The party kicked off a great start to an intercultural experience abroad. There was a great sense of anticipation among the students and it was clear they could not wait for the programs to begin. The atmosphere was thrilling and exciting. After the programs had introduced themselves to the staff and to each other, a blues band started playing and heating up the atmosphere. The lead guitarist was one of our staff members, Malek Tarhouni. It didn’t take long until he got everybody on their feet. Even the members of our host families, who are an essential part of our institution, joined the dancing.
In the end, the party was a great success and students from different programs and universities got to know each other and bonded. We wish all the new students a successful and memorable semester abroad in Bonn, Germany. We know that they are ready to explore not only Bonn but also many more valuable and interesting locations around Bonn and throughout Europe. The AIB students will meet different people and experience various cultures that will help each individual to expand not only their intellectual but also their intercultural mind.
When a new program arrives in Bonn, we believe it is important to have a bonding experience for the students, faculty, and program coordinators to get to know each other better. For the Texas A&M Architecture program (faculty-led by Dr. Elton Abbott) and Sports Business in Europe program (faculty-led by Dr. Paul Batista), this meant a trip to the picturesque Eifel Region of Germany. This region is situated on a low mountain range that encompasses both parts of the Rhein and Mosel rivers, known primarily for its world-renown Weisswein (white wine) and its many historic castles (which Dr. Abbott, professor of the Architecture program, believed would be inspiration for his students' future projects).
On Sunday, we departed from Bonn headed to our first stop at the "Kletterwald Lauschhütte." The Kletterwald Lauschhütte is a high ropes course located in the treetops of a forest containing many obstacles that tested our strength, concentration, balance, and patience. But naturally, we had a blast! Everyone raced to the starting point of one of the many elements which were designated like ski slopes as either easy, medium, or hard. Even Dr. Batista (the Sports Business in Europe professor) participated (it just happened to be his birthday as well)!

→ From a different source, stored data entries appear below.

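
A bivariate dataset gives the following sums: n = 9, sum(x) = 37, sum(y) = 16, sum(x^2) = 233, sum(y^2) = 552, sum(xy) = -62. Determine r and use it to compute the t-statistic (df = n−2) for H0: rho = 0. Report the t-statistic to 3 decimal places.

Numerator: nΣxy − (Σx)(Σy) = 9·(-62) − (37)(16) = -1150
Denominator: √[(nΣx²−(Σx)²)(nΣy²−(Σy)²)]
  nΣx²−(Σx)² = 9·233 − 1369 = 728;  nΣy²−(Σy)² = 9·552 − 256 = 4712
  √(728·4712) = √3430336 = 1852.1166
r = -1150 / 1852.1166 = -0.6209
t = r·√(n−2)/√(1−r²) = -0.6209·√7 / √(1−0.385517) = -1.642747 / 0.783890 = -2.096

-2.096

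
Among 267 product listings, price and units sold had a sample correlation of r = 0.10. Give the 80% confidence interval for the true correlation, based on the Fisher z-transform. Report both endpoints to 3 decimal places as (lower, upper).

(0.021, 0.177)

z_r = atanh(0.10) = 0.100335;  SE = 1/√(n−3) = 1/√264 = 0.061546
z-limits: 0.100335 ± 1.282·0.061546 = 0.100335 ± 0.078902 = [0.021433, 0.179237]
ρ-limits: (tanh 0.021433, tanh 0.179237) = (0.021, 0.177)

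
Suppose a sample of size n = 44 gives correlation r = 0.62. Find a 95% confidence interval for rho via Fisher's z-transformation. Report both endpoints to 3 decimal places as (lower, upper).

(0.396, 0.774)

Fisher z: z_r = atanh(r) = ½·ln((1+0.62)/(1−0.62)) = 0.725005
SE(z) = 1/√(n−3) = 1/√41 = 0.156174
95% ⇒ z* = 1.960; margin = 1.960·0.156174 = 0.306101
CI on z-scale: (0.418904, 1.031106)
Back-transform: tanh(0.418904) = 0.396007, tanh(1.031106) = 0.774352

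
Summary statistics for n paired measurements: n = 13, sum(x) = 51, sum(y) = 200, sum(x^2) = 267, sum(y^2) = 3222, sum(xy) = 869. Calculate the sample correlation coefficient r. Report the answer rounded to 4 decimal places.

0.8564

Numerator: nΣxy − (Σx)(Σy) = 13·869 − (51)(200) = 1097
Denominator: √[(nΣx²−(Σx)²)(nΣy²−(Σy)²)]
  nΣx²−(Σx)² = 13·267 − 2601 = 870;  nΣy²−(Σy)² = 13·3222 − 40000 = 1886
  √(870·1886) = √1640820 = 1280.9450
r = 1097 / 1280.9450 = 0.8564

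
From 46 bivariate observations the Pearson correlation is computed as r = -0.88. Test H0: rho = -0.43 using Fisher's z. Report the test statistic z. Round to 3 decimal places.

Fisher z: atanh(-0.88) = -1.375768, atanh(-0.43) = -0.459897
z = (z_r − z_0)·√(n−3) = (-1.375768 − (-0.459897))·√43 = -0.915871 · 6.557439 = -6.006

-6.006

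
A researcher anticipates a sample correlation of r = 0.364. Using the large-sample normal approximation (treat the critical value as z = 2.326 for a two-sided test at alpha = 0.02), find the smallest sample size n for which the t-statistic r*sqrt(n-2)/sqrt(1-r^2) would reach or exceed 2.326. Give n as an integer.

r√(n−2)/√(1−r²) ≥ 2.326  ⇔  n−2 ≥ (2.326)²·(1−r²)/r²
(1−r²)/r² = (1−0.132496)/0.132496 = 6.5474
n ≥ 2 + 5.410276·6.5474 = 2 + 35.4232 = 37.4232
⌈37.4232⌉ = 38

38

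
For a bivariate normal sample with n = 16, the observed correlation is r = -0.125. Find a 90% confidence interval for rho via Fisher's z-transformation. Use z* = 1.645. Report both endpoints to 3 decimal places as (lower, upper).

(-0.524, 0.319)

z_r = atanh(-0.125) = -0.125657;  SE = 1/√(n−3) = 1/√13 = 0.277350
z-limits: -0.125657 ± 1.645·0.277350 = -0.125657 ± 0.456241 = [-0.581898, 0.330584]
ρ-limits: (tanh -0.581898, tanh 0.330584) = (-0.524, 0.319)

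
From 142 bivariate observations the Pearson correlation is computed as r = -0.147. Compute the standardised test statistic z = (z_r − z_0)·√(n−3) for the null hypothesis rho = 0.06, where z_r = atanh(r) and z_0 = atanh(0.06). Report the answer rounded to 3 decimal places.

Fisher z: atanh(-0.147) = -0.148073, atanh(0.06) = 0.060072
z = (z_r − z_0)·√(n−3) = (-0.148073 − 0.060072)·√139 = -0.208145 · 11.789826 = -2.454

-2.454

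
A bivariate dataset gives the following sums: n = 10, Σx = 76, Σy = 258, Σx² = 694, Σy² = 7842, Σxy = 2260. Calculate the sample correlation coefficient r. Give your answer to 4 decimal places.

0.8054

S_xy = nΣxy − ΣxΣy = 10·2260 − 76·258 = 22600 − 19608 = 2992
S_xx = nΣx² − (Σx)² = 10·694 − 76² = 6940 − 5776 = 1164
S_yy = nΣy² − (Σy)² = 10·7842 − 258² = 78420 − 66564 = 11856
r = S_xy / √(S_xx·S_yy) = 2992 / √(1164·11856) = 2992 / √13800384 = 2992 / 3714.8868 = 0.8054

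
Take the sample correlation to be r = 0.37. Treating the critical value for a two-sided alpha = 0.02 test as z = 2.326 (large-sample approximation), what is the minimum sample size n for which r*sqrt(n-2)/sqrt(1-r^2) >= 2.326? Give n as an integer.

37

Need r·√(n−2)/√(1−r²) ≥ 2.326
√(n−2) ≥ 2.326·√(1−0.1369) / 0.37 = 2.326·0.929032 / 0.37 = 5.8403
n−2 ≥ 34.1091  ⇒  n ≥ 36.1091
Smallest integer n = 37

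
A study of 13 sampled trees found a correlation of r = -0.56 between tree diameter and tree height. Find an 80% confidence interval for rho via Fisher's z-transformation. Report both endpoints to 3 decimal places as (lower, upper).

Fisher z: z_r = atanh(r) = ½·ln((1+(-0.56))/(1−(-0.56))) = -0.632833
SE(z) = 1/√(n−3) = 1/√10 = 0.316228
80% ⇒ z* = 1.282; margin = 1.282·0.316228 = 0.405404
CI on z-scale: (-1.038237, -0.227429)
Back-transform: tanh(-1.038237) = -0.777191, tanh(-0.227429) = -0.223587

(-0.777, -0.224)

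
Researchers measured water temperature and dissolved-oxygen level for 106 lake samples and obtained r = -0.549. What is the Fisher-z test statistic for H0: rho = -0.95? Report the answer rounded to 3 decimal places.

12.329

Fisher z: atanh(-0.549) = -0.616949, atanh(-0.95) = -1.831781
z = (z_r − z_0)·√(n−3) = (-0.616949 − (-1.831781))·√103 = 1.214832 · 10.148892 = 12.329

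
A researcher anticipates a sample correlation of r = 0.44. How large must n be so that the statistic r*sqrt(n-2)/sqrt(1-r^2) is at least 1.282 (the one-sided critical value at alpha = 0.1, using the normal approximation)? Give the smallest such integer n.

r√(n−2)/√(1−r²) ≥ 1.282  ⇔  n−2 ≥ (1.282)²·(1−r²)/r²
(1−r²)/r² = (1−0.1936)/0.1936 = 4.1653
n ≥ 2 + 1.643524·4.1653 = 2 + 6.8458 = 8.8458
⌈8.8458⌉ = 9

9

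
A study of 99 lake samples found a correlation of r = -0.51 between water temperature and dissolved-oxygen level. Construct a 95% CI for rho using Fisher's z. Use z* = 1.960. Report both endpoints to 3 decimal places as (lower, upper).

(-0.643, -0.348)

z_r = atanh(-0.51) = -0.562730;  SE = 1/√(n−3) = 1/√96 = 0.102062
z-limits: -0.562730 ± 1.960·0.102062 = -0.562730 ± 0.200042 = [-0.762772, -0.362688]
ρ-limits: (tanh -0.762772, tanh -0.362688) = (-0.643, -0.348)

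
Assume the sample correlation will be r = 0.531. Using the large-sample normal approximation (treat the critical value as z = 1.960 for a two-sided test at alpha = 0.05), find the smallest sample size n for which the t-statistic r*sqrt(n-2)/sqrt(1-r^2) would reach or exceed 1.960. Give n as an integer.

r√(n−2)/√(1−r²) ≥ 1.960  ⇔  n−2 ≥ (1.960)²·(1−r²)/r²
(1−r²)/r² = (1−0.281961)/0.281961 = 2.5466
n ≥ 2 + 3.8416·2.5466 = 2 + 9.7830 = 11.7830
⌈11.7830⌉ = 12

12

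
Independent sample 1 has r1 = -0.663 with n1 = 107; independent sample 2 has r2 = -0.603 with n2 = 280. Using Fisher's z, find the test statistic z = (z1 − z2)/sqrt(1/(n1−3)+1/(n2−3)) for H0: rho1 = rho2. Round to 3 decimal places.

Fisher z-transforms: z1 = atanh(-0.663) = -0.798148, z2 = atanh(-0.603) = -0.697848; difference d = -0.100300
Var(d) = 1/104 + 1/277 = 0.0096154 + 0.0036101 = 0.0132255
z = d/√Var(d) = -0.100300 / √0.0132255 = -0.100300 / 0.115002 = -0.872

-0.872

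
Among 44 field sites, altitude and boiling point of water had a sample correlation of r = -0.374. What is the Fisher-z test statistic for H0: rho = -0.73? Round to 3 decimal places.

z_r = atanh(-0.374) = -0.393066,  z_0 = atanh(-0.73) = -0.928727
SE = 1/√(n−3) = 1/√41 = 0.156174
z = (z_r − z_0)/SE = (-0.393066 − (-0.928727)) / 0.156174 = 0.535661 / 0.156174 = 3.430

3.430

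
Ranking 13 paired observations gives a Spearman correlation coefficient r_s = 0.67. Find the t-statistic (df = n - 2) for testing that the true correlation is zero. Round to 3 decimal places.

1 − r_s² = 1 − 0.4489 = 0.5511;  √(1−r_s²) = 0.742361
√(n−2) = √11 = 3.316625
t = r_s·√(n−2)/√(1−r_s²) = 0.67 · 3.316625 / 0.742361 = 2.993

2.993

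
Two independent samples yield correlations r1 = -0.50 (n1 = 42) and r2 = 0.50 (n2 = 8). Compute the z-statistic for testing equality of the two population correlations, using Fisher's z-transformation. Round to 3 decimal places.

Fisher z-transforms: z1 = atanh(-0.50) = -0.549306, z2 = atanh(0.50) = 0.549306; difference d = -1.098612
Var(d) = 1/39 + 1/5 = 0.0256410 + 0.2000000 = 0.2256410
z = d/√Var(d) = -1.098612 / √0.2256410 = -1.098612 / 0.475017 = -2.313

-2.313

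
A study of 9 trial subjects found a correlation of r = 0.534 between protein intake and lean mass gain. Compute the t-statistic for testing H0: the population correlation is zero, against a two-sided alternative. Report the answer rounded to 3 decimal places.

1 − r² = 1 − 0.285156 = 0.714844;  √(1−r²) = 0.845484
√(n−2) = √7 = 2.645751
t = r·√(n−2)/√(1−r²) = 0.534 · 2.645751 / 0.845484 = 1.671

1.671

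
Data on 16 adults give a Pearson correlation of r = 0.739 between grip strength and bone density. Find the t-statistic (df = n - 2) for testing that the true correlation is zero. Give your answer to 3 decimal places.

4.104

1 − r² = 1 − 0.546121 = 0.453879;  √(1−r²) = 0.673705
√(n−2) = √14 = 3.741657
t = r·√(n−2)/√(1−r²) = 0.739 · 3.741657 / 0.673705 = 4.104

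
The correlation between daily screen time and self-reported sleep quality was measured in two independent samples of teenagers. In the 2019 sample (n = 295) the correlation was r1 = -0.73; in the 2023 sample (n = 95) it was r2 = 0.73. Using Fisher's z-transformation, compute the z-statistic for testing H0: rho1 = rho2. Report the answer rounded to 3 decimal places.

-15.536

Fisher z-transforms: z1 = atanh(-0.73) = -0.928727, z2 = atanh(0.73) = 0.928727; difference d = -1.857454
Var(d) = 1/292 + 1/92 = 0.0034247 + 0.0108696 = 0.0142943
z = d/√Var(d) = -1.857454 / √0.0142943 = -1.857454 / 0.119559 = -15.536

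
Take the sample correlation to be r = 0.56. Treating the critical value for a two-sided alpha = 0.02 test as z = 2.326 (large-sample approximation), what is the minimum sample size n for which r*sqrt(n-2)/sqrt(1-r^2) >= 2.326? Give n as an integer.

14

r√(n−2)/√(1−r²) ≥ 2.326  ⇔  n−2 ≥ (2.326)²·(1−r²)/r²
(1−r²)/r² = (1−0.3136)/0.3136 = 2.1888
n ≥ 2 + 5.410276·2.1888 = 2 + 11.8420 = 13.8420
⌈13.8420⌉ = 14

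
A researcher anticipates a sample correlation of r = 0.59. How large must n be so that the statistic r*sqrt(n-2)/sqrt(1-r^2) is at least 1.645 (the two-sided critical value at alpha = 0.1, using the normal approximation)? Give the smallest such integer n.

8

Need r·√(n−2)/√(1−r²) ≥ 1.645
√(n−2) ≥ 1.645·√(1−0.3481) / 0.59 = 1.645·0.807403 / 0.59 = 2.2511
n−2 ≥ 5.0675  ⇒  n ≥ 7.0675
Smallest integer n = 8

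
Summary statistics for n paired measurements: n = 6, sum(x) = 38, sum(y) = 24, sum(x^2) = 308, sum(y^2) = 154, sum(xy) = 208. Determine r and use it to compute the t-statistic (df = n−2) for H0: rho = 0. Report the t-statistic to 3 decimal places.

S_xy = nΣxy − ΣxΣy = 6·208 − 38·24 = 1248 − 912 = 336
S_xx = nΣx² − (Σx)² = 6·308 − 38² = 1848 − 1444 = 404
S_yy = nΣy² − (Σy)² = 6·154 − 24² = 924 − 576 = 348
r = S_xy / √(S_xx·S_yy) = 336 / √(404·348) = 336 / √140592 = 336 / 374.9560 = 0.8961
t = r·√(n−2)/√(1−r²) = 0.8961·√4 / √(1−0.802995) = 1.792200 / 0.443852 = 4.038

4.038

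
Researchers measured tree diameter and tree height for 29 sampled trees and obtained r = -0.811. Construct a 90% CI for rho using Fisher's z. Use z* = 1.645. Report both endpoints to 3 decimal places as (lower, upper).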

Once we conquered the ropes course, we returned to the bus and headed to our hostel, which is not what one would think of as being a typical hostel. It was actually Burg Stahleck, a castle built circa 1135, which has been turned into a hostel. It sits above the Rhein River, overlooking the quaint village of Bacharach. It is believed to have been settled by the Celts before the Romans conquered this part of Europe well before the birth of Jesus.